Snacking on low-glycemic carbohydrates and lean proteins such as apple slices with natural peanut butter, raw veggies with hummus or nonfat unsweetened yogurt with berries, help to curb your hunger, so that you eat less at the party.

Limit alcohol

Each 12 ounces of beer, 5 ounces of wine or 1 ounce of hard alcohol contains roughly 100 calories. Enjoy a drink, and then switch to sparkling water with lemon or lime. Steer clear of higher calorie drinks such as egg nog, frozen margaritas and hot buttered rum.

Eat lots of salad

Start your meals with a large salad topped with lots of veggies and low fat/fat-free dressing, or a broth-based soup filled with vegetables.

Studies have shown that eating salads or broth-based soups prior to a meal results in less calories consumed during the meal.

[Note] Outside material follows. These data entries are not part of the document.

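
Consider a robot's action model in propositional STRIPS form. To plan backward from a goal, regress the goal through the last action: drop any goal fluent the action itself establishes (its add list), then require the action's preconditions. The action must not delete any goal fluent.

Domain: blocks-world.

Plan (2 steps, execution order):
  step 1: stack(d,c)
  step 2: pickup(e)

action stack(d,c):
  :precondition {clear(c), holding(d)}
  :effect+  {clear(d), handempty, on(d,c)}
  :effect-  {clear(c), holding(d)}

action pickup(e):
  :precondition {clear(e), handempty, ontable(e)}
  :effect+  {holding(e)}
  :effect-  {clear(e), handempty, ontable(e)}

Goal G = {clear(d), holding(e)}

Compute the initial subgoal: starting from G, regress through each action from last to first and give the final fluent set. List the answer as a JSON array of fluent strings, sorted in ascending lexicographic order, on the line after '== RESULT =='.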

Keep the Holidays Accident Free!

According to the Consumer Product Safety Commission, almost 13,000 people in the U.S. end up in the emergency room during the Holidays because of mishaps with trees, lights and toys. That’s a frightening number, and we want to help you avoid being adding to these statistics.

Santa Clause, Passed out drunk

Here are a few basic tips to avoid Holiday injuries

First, be very careful setting up the tree. Make sure your ladder is sturdy, steady and safe. Falls from ladders can be a major problem. Also remember, not only can you topple down, but so can the tree.

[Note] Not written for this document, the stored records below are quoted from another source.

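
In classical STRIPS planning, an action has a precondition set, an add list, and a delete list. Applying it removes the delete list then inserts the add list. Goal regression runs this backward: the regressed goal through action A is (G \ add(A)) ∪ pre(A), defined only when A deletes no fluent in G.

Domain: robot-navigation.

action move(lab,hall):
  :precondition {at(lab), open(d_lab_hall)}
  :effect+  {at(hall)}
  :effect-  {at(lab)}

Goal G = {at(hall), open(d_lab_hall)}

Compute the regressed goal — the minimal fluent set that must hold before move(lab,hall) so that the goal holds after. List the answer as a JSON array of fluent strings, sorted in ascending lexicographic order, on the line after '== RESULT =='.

Compute (G \ add) ∪ pre:
  G ∩ del = {}  (empty — regression defined)
  G \ add = {at(hall), open(d_lab_hall)} \ {at(hall)} = {open(d_lab_hall)}
  ∪ pre   = {open(d_lab_hall)} ∪ {at(lab), open(d_lab_hall)}
          = {at(lab), open(d_lab_hall)}

== RESULT ==
["at(lab)", "open(d_lab_hall)"]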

Make sure you secure the tree so children and pets can't pull it down on top of themselves. Some people use a gate around the tree or secure it to the wall. When decorating the tree, be careful to put the trimmings up high enough so infants and toddlers and pets can't get to them. Decorations, like tinsel, are tempting to put in their mouths, and ornaments are frequently breakable.

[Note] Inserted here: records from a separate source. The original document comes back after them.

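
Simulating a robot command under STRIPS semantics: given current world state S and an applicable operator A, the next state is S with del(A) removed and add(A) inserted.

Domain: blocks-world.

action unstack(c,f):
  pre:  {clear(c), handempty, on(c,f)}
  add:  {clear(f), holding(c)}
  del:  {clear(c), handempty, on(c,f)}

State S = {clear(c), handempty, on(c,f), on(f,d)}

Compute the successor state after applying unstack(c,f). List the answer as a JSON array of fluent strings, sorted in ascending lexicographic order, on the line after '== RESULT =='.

Compute (S \ del) ∪ add:
  pre ⊆ S: {clear(c), handempty, on(c,f)} ⊆ S  — applicable
  S \ del = {on(f,d)}
  ∪ add   = {clear(f), holding(c), on(f,d)}

== RESULT ==
["clear(f)", "holding(c)", "on(f,d)"]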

Think about your decorations. Live holly and mistletoe are poisonous and if eaten. They can be toxic to both people and pets.

The most common injuries seen at this time of year are cuts caused by those seemingly impenetrable plastic packages that toys come in.

"They're almost impossible to open, so people take to using box cutters, knives and scissors. One false move and your hand is slashed. The ER does a lot of stitching up. Take it slow, and be really careful opening those toys for the kids. Always cut away from your hand," advises Dr. Travis Stork, an emergency room physician.

Lights, which are usually balled up after the holidays and left in the box, can be a hazard, too. Make sure the bulbs work, there are no frayed wires, broken sockets or loose connections. Dr. Stork says many people show up in the ER with burns and shocks from faulty lights, or from falling off ladders when stringing them.

Always, always, always remember to unplug lights at night and when away from home to avoid a fire.